ENTRANTE » DE TAPAS POR LEON

Las autoridades competentes en materia de turismo están decididas a promocionar en el mundo las populares tapas leonesas. Para ello ha patrocinado concursos, han editado publicaciones y ha invitado a los más ilustres visitantes a degustarlas.
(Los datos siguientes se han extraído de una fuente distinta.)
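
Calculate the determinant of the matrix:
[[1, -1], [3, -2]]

For a 2×2 matrix [[a, b], [c, d]], det = ad - bc
det = (1)(-2) - (-1)(3) = -2 - -3 = 1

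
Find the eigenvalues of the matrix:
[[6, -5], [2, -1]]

Characteristic equation: det(A - λI) = 0
λ² - (trace)λ + (det) = 0
trace = 6 + -1 = 5, det = (6)(-1) - (-5)(2) = 4
λ² - (5)λ + (4) = 0
λ = (5 ± √((5)² - 4·(4))) / 2 = (5 ± √9) / 2
Solving: λ = 1, 4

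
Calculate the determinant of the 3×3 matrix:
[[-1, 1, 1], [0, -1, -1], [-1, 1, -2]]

Expansion along first row:
det = -1·det([[-1,-1],[1,-2]]) - 1·det([[0,-1],[-1,-2]]) + 1·det([[0,-1],[-1,1]])
    = -1·(-1·-2 - -1·1) - 1·(0·-2 - -1·-1) + 1·(0·1 - -1·-1)
    = -1·3 - 1·-1 + 1·-1
    = -3 + 1 + -1 = -3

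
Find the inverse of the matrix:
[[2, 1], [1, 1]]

For [[a,b],[c,d]], inverse = (1/det)·[[d,-b],[-c,a]]
det = (2)(1) - (1)(1) = 2 - 1 = 1
Inverse = [[1, -1], [-1, 2]]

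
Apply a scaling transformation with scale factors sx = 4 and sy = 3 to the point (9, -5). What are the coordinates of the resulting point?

Scaling matrix:
[[4, 0], [0, 3]]
Result: (9 × 4, -5 × 3) = (36, -15)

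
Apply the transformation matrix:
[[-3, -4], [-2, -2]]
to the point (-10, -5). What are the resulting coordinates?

Matrix multiplication:
[[-3, -4], [-2, -2]] × [-10, -5]ᵀ
= [(-3)(-10) + (-4)(-5), (-2)(-10) + (-2)(-5)]ᵀ
= [50, 30]ᵀ
Result: (50, 30)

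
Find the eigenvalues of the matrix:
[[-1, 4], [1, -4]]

Characteristic equation: det(A - λI) = 0
λ² - (trace)λ + (det) = 0
trace = -1 + -4 = -5, det = (-1)(-4) - (4)(1) = 0
λ² - (-5)λ + (0) = 0
λ = (-5 ± √((-5)² - 4·(0))) / 2 = (-5 ± √25) / 2
Solving: λ = -5, 0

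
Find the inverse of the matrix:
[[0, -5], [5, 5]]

For [[a,b],[c,d]], inverse = (1/det)·[[d,-b],[-c,a]]
det = (0)(5) - (-5)(5) = 0 - -25 = 25
Inverse = (1/25)·[[5, 5], [-5, 0]]
= [[1/5, 1/5], [-1/5, 0]]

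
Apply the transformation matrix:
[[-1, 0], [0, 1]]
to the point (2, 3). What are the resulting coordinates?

Matrix multiplication:
[[-1, 0], [0, 1]] × [2, 3]ᵀ
= [(-1)(2) + (0)(3), (0)(2) + (1)(3)]ᵀ
= [-2, 3]ᵀ
Result: (-2, 3)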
Degustar las tapas que los distintos establecimientos elaboran para su participación en los concursos es una auténtica gozada, y es triste que no se puedan disfrutar durante todo el año. Hay que dejar patente que las gentes que nos visitan quedan asombradas por la generosidad de nuestros hosteleros. Pero vamos con la historia.
Hay que aclarar que en León hubo, y aún persiste, una clara diferenciación entre el “pincho”, la “ración” y la “tapa”. El pincho sin carga impositiva tuvo y tiene gran difusión. La tapa, como tal, salvo honrosas excepciones, nunca ha estado demasiado difundida. Y por su parte la ración, que es una tapa abundante, un plato que podría ocupar puesto en cualquier menú, si que tiene muchos adeptos. A pesar de su abundancia y donosura las raciones se comen normalmente en la barra. Se degustan en las interminables rondas por los bares leoneses, mientras se forma a su alrededor amigable tertulia entre amigos.
Volviendo al recuerdo les diremos que los matrimonios de la posguerra solían juntarse los domingos en alegres pandillas, e intentaban olvidar sus miserias cotidianas comiendo unas raciones de callos en “El Angelillo”, o unas morcillas fritas en “Casa Lorenzo”, por ejemplo, viandas que no elevaban demasiado la “dolorosa” y servían para soportar, junto al inevitable jarro de buen vino, o de cerveza con gaseosa, las miserias que acechaban a la vuelta de la esquina.
Las raciones típicas de León, las de siempre, son los mencionados callos, las mollejas guisadas, el hígado encebollado, los riñones al jerez, el pulpo a la gallega (plato que hicieron inolvidable los hermanos que regentaban “El Cimanes” y “El Cuervo”, este en la calle de la Sal, famosa por ser escenario imprescindible para la irreverente procesión de Generín la noche del Jueves Santo), o en vinagreta (como se hacía en la primigenia “Farola Roja”), los bocartes o boquerones en vinagre, las gambas ajillo o a la gabardina, los calamares fritos o en su tinta … y las patatas en mil maneras y con cien salsas distintas, variedad esta que se encuentra en franca recesión por ser las patatas merecedoras de poca atención por los cocineros de los bares leoneses, aunque sus virtudes gastronómicas siguen intactas.
En los años sesenta se puso de moda el champiñón, ese hongo que nace en la oscuridad de lúgubres bodegas y que llegó, incluso, a retirar del mundo del vino al gerente de “La Taberna”, gran bar de la calle del Paso, que pasó directamente al olvido, porque su propietario se dedicó de cuerpo y alma a la cría y venta, en casi todos los bares de la capital, del pequeño hongo.
La tortilla de patata merece mención aparte, pues siempre ha sido un recurso barato para sentarse alrededor del un jarro, sobre todo en las bodegas del Húmedo, dispuestos a beber, comer y cantar. Famosa fue, por cierto, la Peña del Jarro, que se reunía habitualmente en las profundidades de la “Bodega Regia”, para dar rienda suelta a las aficiones cantoras de sus miembros y de donde salieron las voces más afamadas del Orfeón Leonés o de la Coral Isidoriana. Tortillas se comen aquí sólo de patatas, como aseguran que es la clásica y genuina, con cebolla, con pimientos de Fresno o El Bierzo, de bonito y, incluso, de espárragos o jamón.